By Tom Charity, Special to CNN
Jason Bateman and Jennifer Aniston's characters are best friends. He's an investment analyst, and she wants a sperm donor.
Jason Bateman and Jennifer Aniston's characters are best friends. He's an investment analyst, and she wants a sperm donor.
  • After so many ho-hum Aniston movies, "The Switch" surprises
  • The film is based on a short story by Jeffrey Eugenides ("The Virgin Suicides")
  • Bateman gets a major assist from co-star Jeff Goldblum

(CNN) -- Now here's a shocker: After a bunch of ho-hum Jennifer Aniston romantic comedies, "The Switch" is actually pretty good. Maybe that's because it's more of a Jason Bateman movie at heart: beady-eyed, needy and compulsively self-critical.

No need to get carried away -- it's not exuberantly inventive like "Scott Pilgrim" or as uproariously funny as "The Other Guys" (co-directors Josh Gordon and Will Speck cut their teeth on Will Ferrell's skating romp "Blades of Glory"). But if you're looking for a few laughs at a more-mature couple movie, this is probably your best bet right now.

Based on a short story by Jeffrey Eugenides (who's also the author of "The Virgin Suicides"), Allan Loeb's witty screenplay boldly skips the obligatory meet-cute scene. Wally (Jason Bateman) and Kassie (Aniston) are the best of friends. He's a neurotic investment analyst and a lousy dresser. She's looking for a sperm donor. But not just anyone: someone with a great sense of humor, someone tall, someone willing to meet up and look her in the eye.

Wally's exception to this idea is not religious or ideological, but on a gut level it feels all wrong.
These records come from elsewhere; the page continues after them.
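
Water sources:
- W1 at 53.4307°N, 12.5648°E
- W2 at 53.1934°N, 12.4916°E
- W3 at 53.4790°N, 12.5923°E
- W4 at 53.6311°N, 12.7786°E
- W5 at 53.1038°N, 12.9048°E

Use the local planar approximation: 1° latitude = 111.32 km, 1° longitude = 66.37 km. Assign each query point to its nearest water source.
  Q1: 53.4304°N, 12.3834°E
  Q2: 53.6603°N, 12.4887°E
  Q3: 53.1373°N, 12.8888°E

Q1→W1; Q2→W4; Q3→W5

Q1 at 53.4304°N, 12.3834°E:
  W1: 12.0396 km
  W2: 27.3427 km
  W3: 14.8829 km
  W4: 34.4550 km
  W5: 50.1933 km
  → nearest: W1 (12.0396 km)
Q2 at 53.6603°N, 12.4887°E:
  W1: 26.0533 km
  W2: 51.9757 km
  W3: 21.3215 km
  W4: 19.5133 km
  W5: 67.8264 km
  → nearest: W4 (19.5133 km)
Q3 at 53.1373°N, 12.8888°E:
  W1: 39.1047 km
  W2: 27.0918 km
  W3: 42.8269 km
  W4: 55.4543 km
  W5: 3.8775 km
  → nearest: W5 (3.8775 km)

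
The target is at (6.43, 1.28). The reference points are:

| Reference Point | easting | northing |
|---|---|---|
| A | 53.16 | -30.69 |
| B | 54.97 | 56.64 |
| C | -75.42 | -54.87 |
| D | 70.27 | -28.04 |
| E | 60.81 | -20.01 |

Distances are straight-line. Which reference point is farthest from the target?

Distances from (6.43, 1.28):
A: √((46.73)² + (-31.97)²) = √(2183.6929 + 1022.0809) = 56.62
B: √((48.54)² + (55.36)²) = √(2356.1316 + 3064.7296) = 73.63
C: √((-81.85)² + (-56.15)²) = √(6699.4225 + 3152.8225) = 99.26
D: √((63.84)² + (-29.32)²) = √(4075.5456 + 859.6624) = 70.25
E: √((54.38)² + (-21.29)²) = √(2957.1844 + 453.2641) = 58.40
Maximum: C at 99.26.

C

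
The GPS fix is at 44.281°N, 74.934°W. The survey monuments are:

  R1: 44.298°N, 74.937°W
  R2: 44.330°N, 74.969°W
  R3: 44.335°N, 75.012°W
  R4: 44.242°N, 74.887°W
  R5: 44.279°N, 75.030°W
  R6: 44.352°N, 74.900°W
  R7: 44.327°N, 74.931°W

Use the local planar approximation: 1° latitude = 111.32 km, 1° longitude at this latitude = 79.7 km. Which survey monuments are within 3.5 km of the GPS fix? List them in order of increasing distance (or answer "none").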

Mostly, we can see, it's because he never even made the list, and that has to hurt. Even if he hasn't admitted it to himself (let alone Kassie), she is the one for him.

Video: Jennifer Aniston's 'R-word' slip-up

Even if we're primed for it by the trailers, the switch itself is a bit of a stretch. Drunk at Kassie's insemination party (who wouldn't be?), Wally "accidentally" spills the donor's seed and replaces it with his own.

Just how drunk is he? Drunk enough that he forgets all about this episode for seven years, while Kassie brings up their kid in blissful ignorance and out of state. It's only when mother and child return to the Big Apple that Wally begins to wonder about his intuitive connection with little Sebastian, a first-grade hypochondriac who collects picture frames for a hobby.

Wally's rival for Kassie's attentions isn't Sebastian, but the sperm donor -- another of Patrick Wilson's too-good-to-be-true guys: super-fit, super-smart and superficial.

The movie spends too much time affirming the bond between the angsty bachelor dad and his even more introverted boy (a touching performance by Thomas Robinson), and not nearly enough trying to convince us that Aniston and Bateman are a match made in heaven. Their chemistry never gets beyond the test tube level -- Wilson really does seem a more likely prospect. But it's a kick watching Bateman carry off a genuinely unromantic lead -- Wally almost never says the right thing. He's funny enough to have us pulling for him regardless.

Bateman gets a major assist from Jeff Goldblum in the obligatory sidekick role. It feels like eons since he starred in "Jurassic Park," but Goldblum's quirky, off-the-cuff line-readings keep jerking "The Switch" back on track.